Chinese smartphone manufacturer Xiaomi has been able to rise above the odds, which were stacked against it and virtually every company in the world at the moment. In times of uncertainty of this magnitude, Xiaomi reports that it managed to beat analysts’ forecasts, and has registered a 13.6% growth in revenue over Q1 2020.
Being from China, the country where coronavirus first emerged, supply chains were massacred as people could not return to work after Chinese new year. This led to many companies, including Alibaba Inc., to suggest that Q1 would be a tough time for business in the mainland, forecasting losses or at the very least, a slowdown in growth. However, Xiaomi seems to have bent the rules, as sales for Q1 rose to 49.7 billion yuan ($7 billion) , from 43.76 billion yuan in Q1 2019. Analysts predicted the company to reel in no more than 47.86 billion yuan.
However, profits for the same time period fell 32.3% to 2.16 billion yuan. Still, this brought the adjusted net total to 2.3 billion yuan, which beats market estimate of 2.12 billion yuan, albeit with a very small margin.
This is in line with a report from Canalys which came out just a little while ago, which suggested that even though the top 3 players in the smartphone market, Samsung, Huawei and Apple saw 17%, 35% and 8% declines in shipments respectively, Xiaomi managed to bump its numbers up by 9%. The company managed to amass an 11.1 % market share, making its way as the 4th largest smartphone supplier in the world.

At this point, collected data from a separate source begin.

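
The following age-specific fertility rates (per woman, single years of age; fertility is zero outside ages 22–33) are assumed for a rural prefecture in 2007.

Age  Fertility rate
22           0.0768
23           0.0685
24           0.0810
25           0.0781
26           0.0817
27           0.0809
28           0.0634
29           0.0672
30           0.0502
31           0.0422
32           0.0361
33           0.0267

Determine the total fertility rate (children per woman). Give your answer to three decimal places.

Sum of ASFRs = 0.0768 + 0.0685 + 0.0810 + 0.0781 + 0.0817 + 0.0809 + 0.0634 + 0.0672 + 0.0502 + 0.0422 + 0.0361 + 0.0267 = 0.7528
TFR = 0.7528

0.753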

However, from the same report, we can also predict the path for Q2. According to analysts at Canalys, the worst is still ahead of us, as they expect Q2 to have a devastating effect on the market and worldwide shipments.
“Most smartphone companies expect Q2 to represent the peak of the coronavirus’ impact,” an analyst at the firm said.
However, since Xiaomi was able to beat the analysts’ predictions in Q1, there’s no reason to expect that it wouldn’t do that again.